Friday, May 18, 2012

Death and Death Revisited


There is no doubt that in its time, Jessica Mitford’s The American Way of Death Revisited (Vintage Books, 2000) changed how the funeral industry does business in this country much the same way that Upton Sinclair’s The Jungle (See Sharp Press, 2003) changed the meat-packing industry in Chicago.  Mitford, with diligence, grace, and humor, opened America’s eyes.  The irony is that the book was almost dead before it saw the light of publication.  Houghton Mifflin, as Mitford recounts in the Introduction, thought the book too graphic, especially the details of the embalming process which happen to be the most interesting pages.  Luckily, Robert Gottlieb of Simon & Schuster stepped in to publish the original edition back in 1963.

The book spawned legislation to regulate the funeral industry, and put undertakers, mortuary workers, funeral directors, or whatever name they go by these days, on notice.  These groups responded with negative ad campaigns aimed at Mitford and her work, and they soon found ways to circumvent and dilute the legislative mandate to treat grieving Americans with fairness and ethical consideration.

Anyone who has planned a funeral for a loved one knows the funeral industry is full of sharks.  A good man, or woman, is definitely hard to find in the charnel house.  I remember when I planned my mother’s funeral a few years ago, I was forced to mediate a feud between the mortuary and the hospital where she died.  Over a perceived insult, the mortuary refused to pick up my mother’s body.  When, after two to three phone calls to each party, I threatened to borrow my father’s truck and get her myself, the mortuary acquiesced.  I was relieved.  Then I demanded they waive the fee.  They did, but I’m sure they tacked it on elsewhere in the final bill, a common practice according to Mitford.  In her research, the funeral industry always gets its money somehow.  They specialize in preying on those going through the worst time of their lives.

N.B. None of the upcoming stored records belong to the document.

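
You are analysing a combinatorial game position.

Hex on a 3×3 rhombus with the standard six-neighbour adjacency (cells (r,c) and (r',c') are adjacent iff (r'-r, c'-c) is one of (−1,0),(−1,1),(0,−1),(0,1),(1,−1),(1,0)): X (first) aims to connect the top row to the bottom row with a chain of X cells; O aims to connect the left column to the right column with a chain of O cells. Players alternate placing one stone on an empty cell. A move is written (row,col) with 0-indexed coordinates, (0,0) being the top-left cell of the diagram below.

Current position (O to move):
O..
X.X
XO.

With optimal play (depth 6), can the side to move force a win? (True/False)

p1 O@[O../X.X/XO.]: (0,1)[OO./X.X/XO.]-1* (0,2)[O.O/X.X/XO.]-1 (1,1)[O../XOX/XO.]-1 (2,2)[O../X.X/XOO]-1
p2 X@[OO./X.X/XO.]: (0,2)[OOX/X.X/XO.]+1* (1,1)[OO./XXX/XO.]-1 (2,2)[OO./X.X/XOX]-1
p3 O@[OOX/X.X/XO.]: (1,1)[OOX/XOX/XO.]-1* (2,2)[OOX/X.X/XOO]-1
p4 X@[OOX/XOX/XO.]: (2,2)[OOX/XOX/XOX]+1*
p5 O@[OOX/XOX/XOX] terminal -1; root [O../X.X/XO.] d6

O winning at [O../X.X/XO.]: False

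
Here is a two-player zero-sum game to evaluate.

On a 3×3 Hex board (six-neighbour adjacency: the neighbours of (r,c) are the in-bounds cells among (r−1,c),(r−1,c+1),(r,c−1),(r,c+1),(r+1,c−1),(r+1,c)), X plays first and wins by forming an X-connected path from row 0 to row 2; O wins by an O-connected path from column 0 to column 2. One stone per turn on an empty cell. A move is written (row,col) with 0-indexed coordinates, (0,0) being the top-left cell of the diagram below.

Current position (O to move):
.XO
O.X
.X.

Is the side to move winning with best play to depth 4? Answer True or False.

ply 1, O at .XO/O.X/.X. | (0,0)=-1→OXO/O.X/.X.; (1,1)=+1→.XO/OOX/.X.*; (2,0)=-1→.XO/O.X/OX.; (2,2)=-1→.XO/O.X/.XO
ply 2: .XO/OOX/.X. is terminal -1 (X); from .XO/O.X/.X. depth 4

O winning at [.XO/O.X/.X.]: True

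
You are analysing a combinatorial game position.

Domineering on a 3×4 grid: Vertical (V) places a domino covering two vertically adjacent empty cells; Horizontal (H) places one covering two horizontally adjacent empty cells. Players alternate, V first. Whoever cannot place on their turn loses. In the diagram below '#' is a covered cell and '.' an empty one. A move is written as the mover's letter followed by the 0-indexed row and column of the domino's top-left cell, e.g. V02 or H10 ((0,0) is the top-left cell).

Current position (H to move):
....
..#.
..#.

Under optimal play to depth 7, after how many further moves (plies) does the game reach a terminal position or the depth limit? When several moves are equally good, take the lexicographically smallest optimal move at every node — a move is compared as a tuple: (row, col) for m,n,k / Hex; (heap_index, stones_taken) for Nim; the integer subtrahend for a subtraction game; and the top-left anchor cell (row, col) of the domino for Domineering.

PV length from [..../..#./..#.]: 3 plies

ply 1, H at ..../..#./..#. | H00=-1→##../..#./..#.; H01=-1→.##./..#./..#.; H02=-1→..##/..#./..#.; H10=+1→..../###./..#.*; H20=-1→..../..#./###.
ply 2, V at ..../###./..#. | V03=-1→...#/####/..#.*; V13=-1→..../####/..##
ply 3, H at ...#/####/..#. | H00=+1→##.#/####/..#.*; H01=+1→.###/####/..#.; H20=+1→...#/####/###.
ply 4: ##.#/####/..#. is terminal -1 (V); from ..../..#./..#. depth 7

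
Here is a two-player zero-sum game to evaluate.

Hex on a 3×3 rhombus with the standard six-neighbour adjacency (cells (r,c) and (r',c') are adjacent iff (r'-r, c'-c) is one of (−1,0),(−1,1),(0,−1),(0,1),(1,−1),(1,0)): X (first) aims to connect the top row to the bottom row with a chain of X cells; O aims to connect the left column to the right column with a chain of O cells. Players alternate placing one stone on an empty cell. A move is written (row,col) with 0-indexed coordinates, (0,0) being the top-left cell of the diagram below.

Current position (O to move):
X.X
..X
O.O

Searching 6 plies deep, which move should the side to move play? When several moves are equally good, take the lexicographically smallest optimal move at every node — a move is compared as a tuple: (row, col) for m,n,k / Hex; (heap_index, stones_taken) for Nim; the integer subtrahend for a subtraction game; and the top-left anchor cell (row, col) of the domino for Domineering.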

Mitford takes pains to tell the reader not only what happens behind the mortuary door, but also the math involved.  It’s all about huge mark-ups, unexplained fees, dubious insistence that embalming and other accoutrements are “legally required,” and downright immoral and deceptive behavior.  Funeral directors bet on the fact that those locked in grief will not shop around, but it is indeed what one must do to combat this scourge.  Mitford ends the book by saying, “Remember, above all, that many funeral homes have a ‘no-walk’ policy, which means simply that if and when you start to walk out, the price will come down, down, down until a level acceptable to you is reached.”

The book is well-written and informative, a classic in nonfiction literature.  In its current incarnation as an updated edition, (hence the “Revisited” tag) the original is not greatly improved upon.  The book still serves the purpose to remind consumers to question everything and let the buyer beware.

In Michelle Williams’ book, Down Among The Dead Men (Soft SkullPress, 2010), she focuses on her work in a hospital mortuary in Gloucestershire, England.  This is a different system from America in that Williams preps the bodies for autopsy and release to funeral directors accompanied, often, by the coroner.  In a natural death, the hospital mortuary drains fluids, examines organs, and restores the body for burial, unlike in the U.S. where mortuary workers independent of the hospital perform this function.  If a body requires an autopsy for court or law enforcement, the coroner comes to the hospital morgue and performs the procedure.  There is no separate autopsy at a medical examiner’s office.

Williams’ stories cover the spectrum of death from natural to criminal homicide.  She tells some interesting tales to be sure, however, when she strays off into her own drinking and family life, the pace of the book slows.  Her storytelling ability is competent, if not spellbinding.  The reader should be warned that a strong stomach is a necessity for some of the more graphic cases she describes.

Both books take us behind the scenes of the greatest mystery of human existence, that “undiscovered country” from where no one returns.  Some prefer not to look on death before the moment.  Others want a hint, even if there is a line we may never cross until the time our heart ceases to beat, the light dies, and we are gone.  For we, the living, at least for now, there is a choice.